الألفاظ التي نقرؤها تدل على الكلام القديم

 lafaz yang kita baca ini merujuk pada kalam qadim. Namun, pendapat ini memiliki sudut pandang yang berbeda dalam studi yang lebih mendalam. Beberapa lafaz mengandung makna qadim yang abadi, seperti dalam ayat

 اللَّهُ لَا إِلَهَ إِلَّا هُوَ الْحَيُّ الْقَيُّومُ

"Allah, tiada Tuhan selain Dia, Yang Maha Hidup, Maha Berdiri Sendiri." Ayat ini menunjukkan sifat abadi Allah yang tidak akan pernah berubah.

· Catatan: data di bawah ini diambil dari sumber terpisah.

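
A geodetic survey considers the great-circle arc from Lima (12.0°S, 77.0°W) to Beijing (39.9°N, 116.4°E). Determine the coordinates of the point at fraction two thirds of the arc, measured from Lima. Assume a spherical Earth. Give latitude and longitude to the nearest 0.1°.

≈ 69.6°N, 162.8°W

Convert each endpoint to a unit vector on the sphere (x = cos φ cos λ, y = cos φ sin λ, z = sin φ).
The central angle between the endpoints is δ = arccos(p₁·p₂) ≈ 2.613 rad (149.7°).
Interpolate at f = 2/3 with slerp weights a = sin((1−f)δ)/sin δ ≈ 1.516, b = sin(fδ)/sin δ ≈ 1.953.
p = a·p₁ + b·p₂ ≈ (-0.333, -0.103, 0.937); φ = arcsin(p_z) ≈ 69.63°, λ = atan2(p_y, p_x) ≈ -162.83°.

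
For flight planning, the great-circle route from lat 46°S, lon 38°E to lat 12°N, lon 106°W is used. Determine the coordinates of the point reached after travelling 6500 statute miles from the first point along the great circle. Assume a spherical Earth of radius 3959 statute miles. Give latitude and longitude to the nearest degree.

≈ lat 21°S, lon 83°W

From cos δ = sin φ₁ sin φ₂ + cos φ₁ cos φ₂ cos Δλ, the central angle is δ ≈ 2.345 rad (134.4°). The total great-circle distance is δ·R ≈ 2.345 × 3959 ≈ 9285 mi, so the target fraction is f = 6500/9285 ≈ 0.700.
Interpolate at f ≈ 0.700 with slerp weights a = sin((1−f)δ)/sin δ ≈ 0.905, b = sin(fδ)/sin δ ≈ 1.395.
p = a·p₁ + b·p₂ ≈ (0.119, -0.925, -0.361); φ = arcsin(p_z) ≈ -21.14°, λ = atan2(p_y, p_x) ≈ -82.67°.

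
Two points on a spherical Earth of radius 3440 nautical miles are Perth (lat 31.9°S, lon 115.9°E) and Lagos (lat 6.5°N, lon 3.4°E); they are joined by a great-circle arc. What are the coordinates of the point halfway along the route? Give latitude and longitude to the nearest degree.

≈ lat 22°S, lon 53°E

The haversine formula gives a central angle δ ≈ 1.963 rad (112.5°) between the endpoints.
Interpolate at f = 1/2 with slerp weights a = sin((1−f)δ)/sin δ ≈ 0.900, b = sin(fδ)/sin δ ≈ 0.900.
p = a·p₁ + b·p₂ ≈ (0.559, 0.740, -0.374); φ = arcsin(p_z) ≈ -21.94°, λ = atan2(p_y, p_x) ≈ 52.95°.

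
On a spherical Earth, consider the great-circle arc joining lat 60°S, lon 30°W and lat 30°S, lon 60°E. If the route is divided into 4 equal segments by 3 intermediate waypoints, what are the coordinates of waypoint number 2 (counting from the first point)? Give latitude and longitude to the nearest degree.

From cos δ = sin φ₁ sin φ₂ + cos φ₁ cos φ₂ cos Δλ, the central angle is δ ≈ 1.123 rad (64.3°).
Interpolate at f = 2/4 with slerp weights a = sin((1−f)δ)/sin δ ≈ 0.591, b = sin(fδ)/sin δ ≈ 0.591.
p = a·p₁ + b·p₂ ≈ (0.512, 0.295, -0.807); φ = arcsin(p_z) ≈ -53.79°, λ = atan2(p_y, p_x) ≈ 30.00°.

≈ lat 54°S, lon 30°E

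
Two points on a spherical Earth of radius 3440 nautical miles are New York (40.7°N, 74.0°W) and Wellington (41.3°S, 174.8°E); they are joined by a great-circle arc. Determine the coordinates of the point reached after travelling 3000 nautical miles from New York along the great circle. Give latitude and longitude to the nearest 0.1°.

≈ 10.2°N, 118.9°W

The haversine formula gives a central angle δ ≈ 2.261 rad (129.5°) between the endpoints. The total great-circle distance is δ·R ≈ 2.261 × 3440 ≈ 7776 nmi, so the target fraction is f = 3000/7776 ≈ 0.386.
Interpolate at f ≈ 0.386 with slerp weights a = sin((1−f)δ)/sin δ ≈ 1.275, b = sin(fδ)/sin δ ≈ 0.993.
p = a·p₁ + b·p₂ ≈ (-0.476, -0.861, 0.176); φ = arcsin(p_z) ≈ 10.15°, λ = atan2(p_y, p_x) ≈ -118.93°.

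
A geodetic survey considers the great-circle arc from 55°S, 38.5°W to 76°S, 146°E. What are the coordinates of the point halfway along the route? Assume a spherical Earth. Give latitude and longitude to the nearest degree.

≈ 79°S, 42°W

The haversine formula gives a central angle δ ≈ 0.855 rad (49.0°) between the endpoints.
Interpolate at f = 1/2 with slerp weights a = sin((1−f)δ)/sin δ ≈ 0.549, b = sin(fδ)/sin δ ≈ 0.549.
p = a·p₁ + b·p₂ ≈ (0.136, -0.122, -0.983); φ = arcsin(p_z) ≈ -79.46°, λ = atan2(p_y, p_x) ≈ -41.77°.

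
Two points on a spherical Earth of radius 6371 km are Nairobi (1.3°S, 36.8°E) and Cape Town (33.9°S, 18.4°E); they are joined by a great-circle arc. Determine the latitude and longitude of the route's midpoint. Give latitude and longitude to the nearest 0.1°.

Write both endpoints as unit vectors p₁, p₂ with components (cos φ cos λ, cos φ sin λ, sin φ).
The central angle between the endpoints is δ = arccos(p₁·p₂) ≈ 0.643 rad (36.9°).
Interpolate at f = 1/2 with slerp weights a = sin((1−f)δ)/sin δ ≈ 0.527, b = sin(fδ)/sin δ ≈ 0.527.
p = a·p₁ + b·p₂ ≈ (0.837, 0.454, -0.306); φ = arcsin(p_z) ≈ -17.81°, λ = atan2(p_y, p_x) ≈ 28.46°.

≈ 17.8°S, 28.5°E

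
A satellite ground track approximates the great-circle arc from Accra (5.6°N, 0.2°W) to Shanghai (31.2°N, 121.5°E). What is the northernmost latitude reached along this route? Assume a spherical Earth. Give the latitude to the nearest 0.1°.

≈ 37.9°N

The great circle lies in the plane with unit normal n̂ = (p₁ × p₂)/|p₁ × p₂|.
Here n̂_z ≈ +0.789; the vertex latitude is φ_max = arccos|n̂_z| ≈ 37.9°.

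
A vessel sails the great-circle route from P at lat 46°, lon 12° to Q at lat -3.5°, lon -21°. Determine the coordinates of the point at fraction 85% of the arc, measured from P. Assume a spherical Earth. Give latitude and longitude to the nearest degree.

Write both endpoints as unit vectors p₁, p₂ with components (cos φ cos λ, cos φ sin λ, sin φ).
The central angle between the endpoints is δ = arccos(p₁·p₂) ≈ 1.003 rad (57.5°).
Interpolate at f = 0.85 with slerp weights a = sin((1−f)δ)/sin δ ≈ 0.178, b = sin(fδ)/sin δ ≈ 0.893.
p = a·p₁ + b·p₂ ≈ (0.953, -0.294, 0.073); φ = arcsin(p_z) ≈ 4.21°, λ = atan2(p_y, p_x) ≈ -17.13°.

≈ lat 4°, lon -17°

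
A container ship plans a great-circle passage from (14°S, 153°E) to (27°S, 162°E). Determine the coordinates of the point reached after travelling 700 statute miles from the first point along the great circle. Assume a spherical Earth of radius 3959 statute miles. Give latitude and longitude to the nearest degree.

≈ (23°S, 159°E)

Convert each endpoint to a unit vector on the sphere (x = cos φ cos λ, y = cos φ sin λ, z = sin φ).
The central angle between the endpoints is δ = arccos(p₁·p₂) ≈ 0.270 rad (15.5°). The total great-circle distance is δ·R ≈ 0.270 × 3959 ≈ 1070 mi, so the target fraction is f = 700/1070 ≈ 0.654.
Interpolate at f ≈ 0.654 with slerp weights a = sin((1−f)δ)/sin δ ≈ 0.349, b = sin(fδ)/sin δ ≈ 0.659.
p = a·p₁ + b·p₂ ≈ (-0.860, 0.335, -0.384); φ = arcsin(p_z) ≈ -22.56°, λ = atan2(p_y, p_x) ≈ 158.71°.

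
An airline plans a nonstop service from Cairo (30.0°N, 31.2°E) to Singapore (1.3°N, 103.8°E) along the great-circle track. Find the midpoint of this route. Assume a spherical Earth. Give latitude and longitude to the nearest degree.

≈ 19°N, 71°E

The haversine formula gives a central angle δ ≈ 1.297 rad (74.3°) between the endpoints.
Interpolate at f = 1/2 with slerp weights a = sin((1−f)δ)/sin δ ≈ 0.627, b = sin(fδ)/sin δ ≈ 0.627.
p = a·p₁ + b·p₂ ≈ (0.315, 0.891, 0.328); φ = arcsin(p_z) ≈ 19.14°, λ = atan2(p_y, p_x) ≈ 70.51°.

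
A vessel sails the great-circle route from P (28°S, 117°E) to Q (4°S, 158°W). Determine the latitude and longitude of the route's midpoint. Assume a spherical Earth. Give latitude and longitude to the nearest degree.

≈ (21°S, 163°E)

Write both endpoints as unit vectors p₁, p₂ with components (cos φ cos λ, cos φ sin λ, sin φ).
The central angle between the endpoints is δ = arccos(p₁·p₂) ≈ 1.461 rad (83.7°).
Interpolate at f = 1/2 with slerp weights a = sin((1−f)δ)/sin δ ≈ 0.671, b = sin(fδ)/sin δ ≈ 0.671.
p = a·p₁ + b·p₂ ≈ (-0.890, 0.277, -0.362); φ = arcsin(p_z) ≈ -21.22°, λ = atan2(p_y, p_x) ≈ 162.70°.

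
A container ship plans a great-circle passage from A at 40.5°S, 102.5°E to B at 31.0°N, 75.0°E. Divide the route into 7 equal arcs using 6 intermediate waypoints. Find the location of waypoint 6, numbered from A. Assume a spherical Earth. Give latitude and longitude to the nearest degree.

The haversine formula gives a central angle δ ≈ 1.325 rad (75.9°) between the endpoints.
Interpolate at f = 6/7 with slerp weights a = sin((1−f)δ)/sin δ ≈ 0.194, b = sin(fδ)/sin δ ≈ 0.935.
p = a·p₁ + b·p₂ ≈ (0.175, 0.918, 0.356); φ = arcsin(p_z) ≈ 20.83°, λ = atan2(p_y, p_x) ≈ 79.18°.

≈ 21°N, 79°E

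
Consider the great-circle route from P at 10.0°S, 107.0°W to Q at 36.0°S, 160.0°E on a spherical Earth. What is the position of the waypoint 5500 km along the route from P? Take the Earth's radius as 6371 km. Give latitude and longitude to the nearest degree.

Convert each endpoint to a unit vector on the sphere (x = cos φ cos λ, y = cos φ sin λ, z = sin φ).
The central angle between the endpoints is δ = arccos(p₁·p₂) ≈ 1.510 rad (86.5°). The total great-circle distance is δ·R ≈ 1.510 × 6371 ≈ 9623 km, so the target fraction is f = 5500/9623 ≈ 0.572.
Interpolate at f ≈ 0.572 with slerp weights a = sin((1−f)δ)/sin δ ≈ 0.604, b = sin(fδ)/sin δ ≈ 0.761.
p = a·p₁ + b·p₂ ≈ (-0.753, -0.358, -0.552); φ = arcsin(p_z) ≈ -33.53°, λ = atan2(p_y, p_x) ≈ -154.56°.

≈ 34°S, 155°W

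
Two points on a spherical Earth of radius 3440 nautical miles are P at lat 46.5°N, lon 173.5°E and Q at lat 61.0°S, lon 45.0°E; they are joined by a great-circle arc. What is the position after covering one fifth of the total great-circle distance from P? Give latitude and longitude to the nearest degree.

≈ lat 23°N, lon 151°E

Write both endpoints as unit vectors p₁, p₂ with components (cos φ cos λ, cos φ sin λ, sin φ).
The central angle between the endpoints is δ = arccos(p₁·p₂) ≈ 2.572 rad (147.4°).
Interpolate at f = 1/5 with slerp weights a = sin((1−f)δ)/sin δ ≈ 1.639, b = sin(fδ)/sin δ ≈ 0.913.
p = a·p₁ + b·p₂ ≈ (-0.808, 0.441, 0.391); φ = arcsin(p_z) ≈ 23.01°, λ = atan2(p_y, p_x) ≈ 151.41°.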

Sebaliknya, ada juga lafaz yang mengandung makna temporal, seperti dalam ayat

 إِنَّ قَارُونَ كَانَ مِنْ قَوْمِ مُوسَى

"Sesungguhnya Qarun adalah dari kaum Musa." Ayat ini berkaitan dengan peristiwa sejarah yang terjadi dalam konteks waktu tertentu.


Pada akhirnya, lafaz Al-Qur'an adalah jendela yang membawa kita menuju pemahaman sebagian dari makna Kalam Allah yang qadim. Ia mencakup segala kewajiban, kemungkinan, dan kemustahilan yang menjadi bagian dari sifat abadi-Nya. Misalnya, perintah dalam "أَقِيمُوا الصَّلاةَ" (Dirikanlah shalat) adalah bagian dari tuntutan qadim yang selalu relevan bagi umat manusia.


Melalui ayat-ayat Al-Qur'an, kita dapat memahami betapa Kalam Allah mencakup dimensi makna yang mendalam dan tidak terbatas oleh ruang dan waktu, memberikan kita panduan yang tak lekang oleh zaman.